Changer la nature de l’entreprise

La croissance oui, mais pas seulement. Dans les critères qui définissent la contribution des acteurs économiques à la société, les «positivistes» veulent intégrer d’autres indicateurs plus qualitatifs (équilibre entre vie privée et vie professionnelle, image de l’entreprise auprès des étudiants, niveau de recyclage des déchets et, à l’inverse, publicités irresponsables, accidents du travail, corruption…). Avec cette définition, «on pourrait ainsi redéfinir le statut de l’entreprise et accorder des avantages fiscaux aux entreprises positives», avance Cédric Baecher.

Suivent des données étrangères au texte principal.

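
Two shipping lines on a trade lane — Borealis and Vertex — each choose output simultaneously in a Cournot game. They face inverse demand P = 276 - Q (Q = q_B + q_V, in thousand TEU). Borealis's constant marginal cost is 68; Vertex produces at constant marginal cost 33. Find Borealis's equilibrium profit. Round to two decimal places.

Borealis's profit: π_B = (276 - Q)q_B - (68q_B). Setting ∂π_B/∂q_B = 0: 208 - 2q_B - (q_V) = 0.
Vertex's profit: π_V = (276 - Q)q_V - (33q_V). Setting ∂π_V/∂q_V = 0: 243 - 2q_V - (q_B) = 0.
Rearranging gives the reaction functions q_B = (208 - q_V)/2 and q_V = (243 - q_B)/2.
Solving the pair: q_B = 173/3, q_V = 278/3.
Price P = 276 - 451/3 = 377/3.
Borealis's profit: (377/3 - 68)·(173/3) = 3325.4444.

3325.44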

Ce dernier imagine aussi une refonte des conseils d’administration. «Pourquoi ne pas y voir entrer un jour des collectivités locales?» propose-t-il. Autre proposition: augmenter les droits de vote des actionnaires en fonction de la durée de détention de leurs titres. «L’idée de fond, c’est d’introduire le long terme dans le capitalisme», soutient-il.

 

Mieux financer les projets «positifs»

«Les politiques publiques ne suffiront pas. L’économie positive est un travail collectif», répètent Jacques Attali et Cédric Baecher. Autrement dit: les idées devront venir de partout. Ils s’intéressent particulièrement aux «projets qui échappent au radar, à la définition standard des entreprises comme celles de l’économie sociale et solidaire», dit Cédric Baecher. «Il y a une nécessité absolue que ces bonnes initiatives changent d’échelle», appelle-t-il de ses vœux.

Pour ces projets, le Positive Economy Forum imagine une structure baptisée Banque d’expérimentation sociale, chargée de les soutenir financièrement et de les généraliser en cas de succès. A l’échelle continentale, il souhaite cette fois un grand programme d’investissement par l’Union européenne et la Banque européenne d’investissement.